The next is "ego", also a frequent cause of 
"value rigidity". Hence I'd posit that 
"egolessness" or "modesty" is another 
characteristic of the "Quality principled person".

Next, "anxiety" or fear of failure. Since this is 
the opposite of "ego" (in the gumption traps), 
I'd again posit that "egolessness" is again the Quality antonymic pole.

Next, "boredom". Hence I'd say (with Pirsig) that 
the characteristic opposite this is having a "beginner’s mind".

"Impatience" comes next, so I'd posit "patience" 
would indeed be a characteristic of the "Quality principled person".

So far, then, we have the "Quality principled 
person" as one who is filled with gumption, 
posseses value flexibility, is egoless, has a beginner's mind and is patient.

Also, as I posted many times, Pirsig's 
description of arete, as someone who is in touch 
with Quality BEFORE S/O dualism breaks that attachment, goes as such.

"Thus the hero of the Odyssey is a great fighter, 
a wily schemer, a ready speaker, a man of stout 
heart and broad wisdom who knows that he must 
endure without too much complaining what the gods 
send; and he can both build and sail a boat, 
drive a furrow as straight as anyone, beat a 
young braggart at throwing the discus, challenge 
the Pheacian youthat boxing, wrestling or 
running; flay, skin, cut up and cook an ox, and 
be moved to tears by a song. He is in fact an 
excellent all-rounder; he has surpassing areté.

Areté implies a respect for the wholeness or 
oneness of life, and a consequent dislike of 
specialization. It implies a contempt for 
efficiency...or rather a much higher idea of 
efficiency, an efficiency which exists not in one 
department of life but in life itself."

So we add to our original list of 
"characteristics of the Quality principled 
person" and come up with the following.

A "Quality principled person" is someone who 
respects the oneness of life. S/he is patient, 
egoless and possesses a "beginner's mind". S/he 
holds her values flexibley, and can be seen as 
filled with gumption. S/he dislikes 
specialization, and is an excellect all-arounder.

But we can go somewhat further. Consider Pirsig's 
discussion of the wall in Korea. "It was 
beautiful because the people who worked on it had 
a way of looking at things that made them do it 
right unselfconsciously. They didn’t separate 
themselves from the work in such a way as to do 
it wrong. There is the center of the whole solution."

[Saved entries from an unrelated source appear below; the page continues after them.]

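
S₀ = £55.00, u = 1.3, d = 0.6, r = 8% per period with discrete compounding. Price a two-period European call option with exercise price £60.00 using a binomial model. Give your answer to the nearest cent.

Risk-neutral probability p = (1 + 0.08 − 0.6)/(1.3 − 0.6) = 0.4800/0.7000 = 0.6857
Terminal stock prices: S_uu = 92.95, S_ud = 42.9, S_dd = 19.8
Terminal payoffs (S − K): max(32.95, 0) = 32.95, max(-17.1, 0) = 0, max(-40.2, 0) = 0
Node u (S = 71.5): V_u = 1/1.08·[0.6857·32.9500 + 0.3143·0.0000] = 20.9206
Node d (S = 33): V_d = 1/1.08·[0.6857·0.0000 + 0.3143·0.0000] = 0.0000
Node 0 (S = 55): V_0 = 1/1.08·[0.6857·20.9206 + 0.3143·0.0000] = 13.2829

£13.28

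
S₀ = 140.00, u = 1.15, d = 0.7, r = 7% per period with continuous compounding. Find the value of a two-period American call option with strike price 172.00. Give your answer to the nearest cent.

Risk-neutral probability p = (e^0.07 − 0.7)/(1.15 − 0.7) = 0.3725/0.4500 = 0.8278
Terminal stock prices: S_uu = 185.1, S_ud = 112.7, S_dd = 68.6
Terminal payoffs (S − K): max(13.15, 0) = 13.15, max(-59.3, 0) = 0, max(-103.4, 0) = 0
Node u (S = 161): continuation = e^(−0.07)·[0.8278·13.1500 + 0.1722·0.0000] = 10.1496; exercise value = 0.0000 ≤ continuation, so V_u = 10.1496
Node d (S = 98): continuation = e^(−0.07)·[0.8278·0.0000 + 0.1722·0.0000] = 0.0000; exercise value = 0.0000 ≤ continuation, so V_d = 0.0000
Node 0 (S = 140): continuation = e^(−0.07)·[0.8278·10.1496 + 0.1722·0.0000] = 7.8338; exercise value = 0.0000 ≤ continuation, so V_0 = 7.8338

7.83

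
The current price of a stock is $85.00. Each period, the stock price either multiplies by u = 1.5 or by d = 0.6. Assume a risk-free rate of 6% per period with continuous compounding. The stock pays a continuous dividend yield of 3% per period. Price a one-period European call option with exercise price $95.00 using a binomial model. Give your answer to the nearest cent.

$14.64

Per-period risk-free factor R = e^0.06 = 1.0618; dividend-adjusted growth = e^(0.06−0.03) = 1.0305.
Risk-neutral probability p = (1.0305 − 0.6)/(1.5 − 0.6) = 0.4305/0.9000 = 0.4783
Terminal stock prices: S_u = 127.5, S_d = 51
Terminal payoffs (S − K): max(32.5, 0) = 32.5, max(-44, 0) = 0
Node 0 (S = 85): V_0 = e^(−0.06)·[0.4783·32.5000 + 0.5217·0.0000] = 14.6390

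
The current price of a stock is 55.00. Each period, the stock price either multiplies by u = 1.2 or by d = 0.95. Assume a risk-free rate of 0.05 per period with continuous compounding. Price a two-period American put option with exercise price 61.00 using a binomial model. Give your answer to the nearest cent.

Risk-neutral probability p = (e^0.05 − 0.95)/(1.2 − 0.95) = 0.1013/0.2500 = 0.4051
Terminal stock prices: S_uu = 79.2, S_ud = 62.7, S_dd = 49.64
Terminal payoffs (K − S): max(-18.2, 0) = 0, max(-1.7, 0) = 0, max(11.36, 0) = 11.36
Node u (S = 66): continuation = e^(−0.05)·[0.4051·0.0000 + 0.5949·0.0000] = 0.0000; exercise value = 0.0000 ≤ continuation, so V_u = 0.0000
Node d (S = 52.25): continuation = e^(−0.05)·[0.4051·0.0000 + 0.5949·11.3625] = 6.4301; exercise value = 8.7500 > continuation, so V_d = 8.7500 (exercise)
Node 0 (S = 55): continuation = e^(−0.05)·[0.4051·0.0000 + 0.5949·8.7500] = 4.9516; exercise value = 6.0000 > continuation, so V_0 = 6.0000 (exercise)

6.00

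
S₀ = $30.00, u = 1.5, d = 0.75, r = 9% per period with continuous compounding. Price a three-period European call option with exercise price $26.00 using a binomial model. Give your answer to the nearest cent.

$11.98

Risk-neutral probability p = (e^0.09 − 0.75)/(1.5 − 0.75) = 0.3442/0.7500 = 0.4589
Terminal stock prices: S_uuu = 101.2, S_uud = 50.62, S_udd = 25.31, S_ddd = 12.66
Terminal payoffs (S − K): max(75.25, 0) = 75.25, max(24.62, 0) = 24.62, max(-0.6875, 0) = 0, max(-13.34, 0) = 0
Node uu (S = 67.5): V_uu = e^(−0.09)·[0.4589·75.2500 + 0.5411·24.6250] = 43.7378
Node ud (S = 33.75): V_ud = e^(−0.09)·[0.4589·24.6250 + 0.5411·0.0000] = 10.3278
Node dd (S = 16.88): V_dd = e^(−0.09)·[0.4589·0.0000 + 0.5411·0.0000] = 0.0000
Node u (S = 45): V_u = e^(−0.09)·[0.4589·43.7378 + 0.5411·10.3278] = 23.4511
Node d (S = 22.5): V_d = e^(−0.09)·[0.4589·10.3278 + 0.5411·0.0000] = 4.3315
Node 0 (S = 30): V_0 = e^(−0.09)·[0.4589·23.4511 + 0.5411·4.3315] = 11.9775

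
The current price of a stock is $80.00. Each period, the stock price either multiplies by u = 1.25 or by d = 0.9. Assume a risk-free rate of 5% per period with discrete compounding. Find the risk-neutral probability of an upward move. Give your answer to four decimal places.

Risk-neutral probability p = (1 + 0.05 − 0.9)/(1.25 − 0.9) = 0.1500/0.3500 = 0.4286

p = 0.4286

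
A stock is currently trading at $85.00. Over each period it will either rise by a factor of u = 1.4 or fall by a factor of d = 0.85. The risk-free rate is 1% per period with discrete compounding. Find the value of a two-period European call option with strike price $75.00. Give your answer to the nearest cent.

Risk-neutral probability p = (1 + 0.01 − 0.85)/(1.4 − 0.85) = 0.1600/0.5500 = 0.2909
Terminal stock prices: S_uu = 166.6, S_ud = 101.1, S_dd = 61.41
Terminal payoffs (S − K): max(91.6, 0) = 91.6, max(26.15, 0) = 26.15, max(-13.59, 0) = 0
Node u (S = 119): V_u = 1/1.01·[0.2909·91.6000 + 0.7091·26.1500] = 44.7426
Node d (S = 72.25): V_d = 1/1.01·[0.2909·26.1500 + 0.7091·0.0000] = 7.5320
Node 0 (S = 85): V_0 = 1/1.01·[0.2909·44.7426 + 0.7091·7.5320] = 18.1751

$18.18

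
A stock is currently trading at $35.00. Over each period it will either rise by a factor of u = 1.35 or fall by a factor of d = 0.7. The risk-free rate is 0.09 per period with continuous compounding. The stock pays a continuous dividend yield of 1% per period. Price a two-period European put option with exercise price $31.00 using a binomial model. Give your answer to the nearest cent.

$1.95

Per-period risk-free factor R = e^0.09 = 1.0942; dividend-adjusted growth = e^(0.09−0.01) = 1.0833.
Risk-neutral probability p = (1.0833 − 0.7)/(1.35 − 0.7) = 0.3833/0.6500 = 0.5897
Terminal stock prices: S_uu = 63.79, S_ud = 33.07, S_dd = 17.15
Terminal payoffs (K − S): max(-32.79, 0) = 0, max(-2.075, 0) = 0, max(13.85, 0) = 13.85
Node u (S = 47.25): V_u = e^(−0.09)·[0.5897·0.0000 + 0.4103·0.0000] = 0.0000
Node d (S = 24.5): V_d = e^(−0.09)·[0.5897·0.0000 + 0.4103·13.8500] = 5.1939
Node 0 (S = 35): V_0 = e^(−0.09)·[0.5897·0.0000 + 0.4103·5.1939] = 1.9478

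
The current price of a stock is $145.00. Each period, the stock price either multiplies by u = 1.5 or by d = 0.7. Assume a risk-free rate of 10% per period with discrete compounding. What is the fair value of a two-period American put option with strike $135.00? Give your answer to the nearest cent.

Risk-neutral probability p = (1 + 0.1 − 0.7)/(1.5 − 0.7) = 0.4000/0.8000 = 0.5000
Terminal stock prices: S_uu = 326.2, S_ud = 152.2, S_dd = 71.05
Terminal payoffs (K − S): max(-191.2, 0) = 0, max(-17.25, 0) = 0, max(63.95, 0) = 63.95
Node u (S = 217.5): continuation = 1/1.1·[0.5000·0.0000 + 0.5000·0.0000] = 0.0000; exercise value = 0.0000 ≤ continuation, so V_u = 0.0000
Node d (S = 101.5): continuation = 1/1.1·[0.5000·0.0000 + 0.5000·63.9500] = 29.0682; exercise value = 33.5000 > continuation, so V_d = 33.5000 (exercise)
Node 0 (S = 145): continuation = 1/1.1·[0.5000·0.0000 + 0.5000·33.5000] = 15.2273; exercise value = 0.0000 ≤ continuation, so V_0 = 15.2273

$15.23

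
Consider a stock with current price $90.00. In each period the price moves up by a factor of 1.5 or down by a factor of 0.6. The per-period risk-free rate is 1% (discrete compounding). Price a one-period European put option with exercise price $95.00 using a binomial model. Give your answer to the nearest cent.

$22.10

Risk-neutral probability p = (1 + 0.01 − 0.6)/(1.5 − 0.6) = 0.4100/0.9000 = 0.4556
Terminal stock prices: S_u = 135, S_d = 54
Terminal payoffs (K − S): max(-40, 0) = 0, max(41, 0) = 41
Node 0 (S = 90): V_0 = 1/1.01·[0.4556·0.0000 + 0.5444·41.0000] = 22.1012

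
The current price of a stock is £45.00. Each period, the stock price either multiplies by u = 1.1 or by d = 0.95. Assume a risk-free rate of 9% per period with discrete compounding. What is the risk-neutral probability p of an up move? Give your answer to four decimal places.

Risk-neutral probability p = (1 + 0.09 − 0.95)/(1.1 − 0.95) = 0.1400/0.1500 = 0.9333

p = 0.9333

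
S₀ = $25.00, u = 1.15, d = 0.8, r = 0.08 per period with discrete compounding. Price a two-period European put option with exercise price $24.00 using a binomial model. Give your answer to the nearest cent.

Risk-neutral probability p = (1 + 0.08 − 0.8)/(1.15 − 0.8) = 0.2800/0.3500 = 0.8000
Terminal stock prices: S_uu = 33.06, S_ud = 23, S_dd = 16
Terminal payoffs (K − S): max(-9.062, 0) = 0, max(1, 0) = 1, max(8, 0) = 8
Node u (S = 28.75): V_u = 1/1.08·[0.8000·0.0000 + 0.2000·1.0000] = 0.1852
Node d (S = 20): V_d = 1/1.08·[0.8000·1.0000 + 0.2000·8.0000] = 2.2222
Node 0 (S = 25): V_0 = 1/1.08·[0.8000·0.1852 + 0.2000·2.2222] = 0.5487

$0.55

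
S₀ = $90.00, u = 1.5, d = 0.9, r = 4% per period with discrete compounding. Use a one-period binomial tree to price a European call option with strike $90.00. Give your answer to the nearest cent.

Risk-neutral probability p = (1 + 0.04 − 0.9)/(1.5 − 0.9) = 0.1400/0.6000 = 0.2333
Terminal stock prices: S_u = 135, S_d = 81
Terminal payoffs (S − K): max(45, 0) = 45, max(-9, 0) = 0
Node 0 (S = 90): V_0 = 1/1.04·[0.2333·45.0000 + 0.7667·0.0000] = 10.0962

$10.10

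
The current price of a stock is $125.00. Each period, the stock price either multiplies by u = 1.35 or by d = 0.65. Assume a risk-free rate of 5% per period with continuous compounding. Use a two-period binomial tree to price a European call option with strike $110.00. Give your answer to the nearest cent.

$35.03

Risk-neutral probability p = (e^0.05 − 0.65)/(1.35 − 0.65) = 0.4013/0.7000 = 0.5732
Terminal stock prices: S_uu = 227.8, S_ud = 109.7, S_dd = 52.81
Terminal payoffs (S − K): max(117.8, 0) = 117.8, max(-0.3125, 0) = 0, max(-57.19, 0) = 0
Node u (S = 168.8): V_u = e^(−0.05)·[0.5732·117.8125 + 0.4268·0.0000] = 64.2416
Node d (S = 81.25): V_d = e^(−0.05)·[0.5732·0.0000 + 0.4268·0.0000] = 0.0000
Node 0 (S = 125): V_0 = e^(−0.05)·[0.5732·64.2416 + 0.4268·0.0000] = 35.0301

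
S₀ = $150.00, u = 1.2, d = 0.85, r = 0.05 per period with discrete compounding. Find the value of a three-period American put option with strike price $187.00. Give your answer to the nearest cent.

Risk-neutral probability p = (1 + 0.05 − 0.85)/(1.2 − 0.85) = 0.2000/0.3500 = 0.5714
Terminal stock prices: S_uuu = 259.2, S_uud = 183.6, S_udd = 130, S_ddd = 92.12
Terminal payoffs (K − S): max(-72.2, 0) = 0, max(3.4, 0) = 3.4, max(56.95, 0) = 56.95, max(94.88, 0) = 94.88
Node uu (S = 216): continuation = 1/1.05·[0.5714·0.0000 + 0.4286·3.4000] = 1.3878; exercise value = 0.0000 ≤ continuation, so V_uu = 1.3878
Node ud (S = 153): continuation = 1/1.05·[0.5714·3.4000 + 0.4286·56.9500] = 25.0952; exercise value = 34.0000 > continuation, so V_ud = 34.0000 (exercise)
Node dd (S = 108.4): continuation = 1/1.05·[0.5714·56.9500 + 0.4286·94.8813] = 69.7202; exercise value = 78.6250 > continuation, so V_dd = 78.6250 (exercise)
Node u (S = 180): continuation = 1/1.05·[0.5714·1.3878 + 0.4286·34.0000] = 14.6328; exercise value = 7.0000 ≤ continuation, so V_u = 14.6328
Node d (S = 127.5): continuation = 1/1.05·[0.5714·34.0000 + 0.4286·78.6250] = 50.5952; exercise value = 59.5000 > continuation, so V_d = 59.5000 (exercise)
Node 0 (S = 150): continuation = 1/1.05·[0.5714·14.6328 + 0.4286·59.5000] = 32.2491; exercise value = 37.0000 > continuation, so V_0 = 37.0000 (exercise)

$37.00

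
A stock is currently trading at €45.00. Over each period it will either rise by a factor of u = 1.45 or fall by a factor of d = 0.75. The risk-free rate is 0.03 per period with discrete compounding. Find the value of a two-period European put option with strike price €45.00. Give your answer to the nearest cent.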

The aforementioned description is evidence in the 
craft of the individual. As the welder who did 
beautiful work on Pirsig's chain guard. So let's 
then consider this final description.

A "Quality principled person" is someone who 
respects the oneness of life. S/he is patient, 
egoless and possesses a "beginner's mind". S/he 
holds her values flexibley, and can be seen as 
filled with gumption. S/he dislikes 
specialization, and is an excellect all-arounder. 
In her/his work, she demonstrates no division 
between art and practice, and her/his work can be 
seen as possessing beauty because of their 
unselfconscious way of looking at things.